Senator Markey Pleased with Pressure on Companies to Protect Children Online
Senator Edward Markey has been a proponent of increasing the age group in child privacy laws for years.
WASHINGTON, March 3, 2022 – Senator Edward Markey, D-Mass, on Monday praised pressure from lawsuits and whistleblower testimony against companies that violate online protections for children and praised Thursday President Joe Biden’s remarks on child protection in his State of the Union address, in the senator’s latest vocal push to pass enhanced laws for online protections for children.
Current legislation, called the Child Online Privacy Protection Act, includes online protections for children under 13. Markey has been pushing to have the age threshold increased. In May last year, senators including Markey introduced bipartisan legislation – called the Children and Teens’ Online Privacy Protection Act – that would extend greater online consumer protections to minor, including making it illegal for companies to collect data from anyone 13-15 years old without their consent.
The comments came before a coalition of attorneys general from across the nation announced Wednesday that they would be investigating the impact social media platform TikTok has on children. It also came before President Biden said during his State of the Union address that companies must be held accountable for the “national experiment they’re conducting on our children for profit.”
On Thursday, Markey and Bill Cassidy, R-La., released a joint statement praising the comments by Biden and said in a Thursday letter to the Commerce Secretary Gina Raimondo that the senators are ready to work with the White House to push the CTOPPA legislation forward. “There is a direct link between the lack of online privacy protections for young people and the youth mental health crisis in this country,” the letter said.
Before that, Markey told the 2022 State of the Net conference on Monday, that he’s been pleased with actions taken by those who are challenging big technology companies, such as Facebook and Google.
Pressure mounting on social media companies
He noted testimony from Facebook whistleblower Frances Haugen, who leaked documents from inside the company to the Wall Street Journal and the Securities and Exchange Commission that showed the company’s photo-sharing app Instagram was having a negative impact on children, yet the company allegedly did not address the issues.
The fallout of the testimony and pressure from lawmakers forced Facebook to pause development of its “Instagram for Kids” product.
There have also been lawsuits in the past, such as a Federal Trade Commission and New York action in 2019 against Google and its subsidiary YouTube for collecting children’s personal data without their parent’s knowledge. The case ended with Google and YouTube paying a $170 million civil penalty.

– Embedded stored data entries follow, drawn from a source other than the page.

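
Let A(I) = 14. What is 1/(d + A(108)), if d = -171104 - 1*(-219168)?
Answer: 1/48078 ≈ 2.0800e-5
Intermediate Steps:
d = 48064 (d = -171104 + 219168 = 48064)
1/(d + A(108)) = 1/(48064 + 14) = 1/48078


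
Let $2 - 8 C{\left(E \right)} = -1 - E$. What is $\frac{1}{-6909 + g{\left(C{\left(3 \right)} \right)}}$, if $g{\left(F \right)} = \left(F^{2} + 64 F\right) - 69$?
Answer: $- \frac{16}{110871} \approx -0.00014431$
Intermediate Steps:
$C{\left(E \right)} = \frac{3}{8} + \frac{E}{8}$ ($C{\left(E \right)} = \frac{1}{4} - \frac{-1 - E}{8} = \frac{1}{4} + \left(\frac{1}{8} + \frac{E}{8}\right) = \frac{3}{8} + \frac{E}{8}$)
$g{\left(F \right)} = -69 + F^{2} + 64 F$
$\frac{1}{-6909 + g{\left(C{\left(3 \right)} \right)}} = \frac{1}{-6909 + \left(-69 + \left(\frac{3}{8} + \frac{1}{8} \cdot 3\right)^{2} + 64 \left(\frac{3}{8} + \frac{1}{8} \cdot 3\right)\right)} = \frac{1}{-6909 + \left(-69 + \left(\frac{3}{8} + \frac{3}{8}\right)^{2} + 64 \left(\frac{3}{8} + \frac{3}{8}\right)\right)} = \frac{1}{-6909 + \left(-69 + \left(\frac{3}{4}\right)^{2} + 64 \cdot \frac{3}{4}\right)} = \frac{1}{-6909 + \left(-69 + \frac{9}{16} + 48\right)} = \frac{1}{-6909 - \frac{327}{16}} = \frac{1}{- \frac{110871}{16}} = - \frac{16}{110871}$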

Markey’s comments come after a bipartisan bill, brought by Senator Richard Blumenthal, D-Conn., and Senator Marsha Blackburn, D-Tenn., was introduced. The Kids Online Safety Act would require platforms to give guardians control over their child’s use of social media and will be able to block certain content and limit screen time.
Markey cited multiple statistics, including the fact that 95 percent of teens have access to a smartphone and that young people’s screen time doubled during the pandemic, to support his claim that young Americans, especially tweens and teens, need protection.
“Do we have the courage to take on this issue?” Markey asked on Monday, in reference to protecting those under the age of 16.